Here is what a recent scholarly paper says:
Harald Siebert.11 In what follows, I will restrict my analysis mostly to textual aspects that I found problematic and especially significant. The extrusion effect of the diurnal rotation of the Earth is presented by Galileo in the Dialogue as follows. Now there remains the objection based upon the experience of seeing that the speed of a whirling has a property of extruding and discarding material adher- ing to the revolving frame. For that reason it has appeared to many, including Ptolemy, that if the Earth turned upon itself with great speed, rocks and animals would necessarily be thrown toward the stars, and buildings could not be attached to their foundations with cement so strong that they too would not suffer similar ruin.12

The question immediately arises of Galileo’s attribution to Ptolemy of a similar argument. The implicit reference seems to be to Almagest Book 1, Chapter 7. Here is G. J. Toomer’s translation of the relevant passage from the original Greek (on the basis of Heiberg’s text).
If the Earth had a single motion in common with other heavy objects, it is obvious that it would be carried down faster than all of them because of its much greater size: living things and individual heavy objects would be left behind, riding on the air, and the Earth itself would very soon have fallen completely out of the heavens.

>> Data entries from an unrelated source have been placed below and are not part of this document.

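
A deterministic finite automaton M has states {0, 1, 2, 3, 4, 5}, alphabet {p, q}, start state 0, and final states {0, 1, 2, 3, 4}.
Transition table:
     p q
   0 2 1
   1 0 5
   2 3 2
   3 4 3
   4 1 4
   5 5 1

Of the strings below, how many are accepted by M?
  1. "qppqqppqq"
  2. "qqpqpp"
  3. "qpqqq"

"qppqqppqq": accepted
"qqpqpp": accepted
"qpqqq": accepted

3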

But such things are utterly ridiculous merely to think of.13
A more literal reading of the passage has been suggested to me by James G. Lennox, as follows:14
But if there were some motion of the Earth that was one and the same and shared with the other heavy bodies, it is clear that it would overtake everything in descent on account of its much greater magnitude, and the animals and individual heavy bodies floating on the air would be left behind, and the Earth would very quickly fall from the very heaven itself. But even contemplating such things would appear the most laughable thing of all.
This text from the Almagest is highly problematic. It is not obvious, at least to my mind, what the meaning conveyed by the image of an Earth’s falling from the heaven exactly is. The beginning of the passage highlights a common motion. The phrasing is consistent with both a rectilinear and a circular motion. Presumably, however, given the general context of the initial discussion in Chapter 7, a rectilinear motion is intended by Ptolemy. The subsequent portion of Chapter 7 focuses on circular motion explicitly and eventually goes on to dismiss the possibility of a diurnal rotation of the Earth around its polar axis.
What I get out of this is that scholars are unsure of Ptolemy's exactly reasoning. Ptolemy did not just say that the Earth was in the center because Man is the most important thing in the universe. He had technical reasons for doubting the Earth's motion.

At any rate, I think that it is bizarre to devote so much attention to what is just a couple of sentences out of Ptolemy's treatise. The treatise is hundreds of pages long, and was used to predict the appearance of the sky for centuries. Those couple of sentences could not have had that much to do with the rest of the book, or people could have figured out what he meant by how the ideas were used elsewhere. The fact is that his model had little to do with whether the Earth moved or not. That was just a detail where he had some superfluous opinions.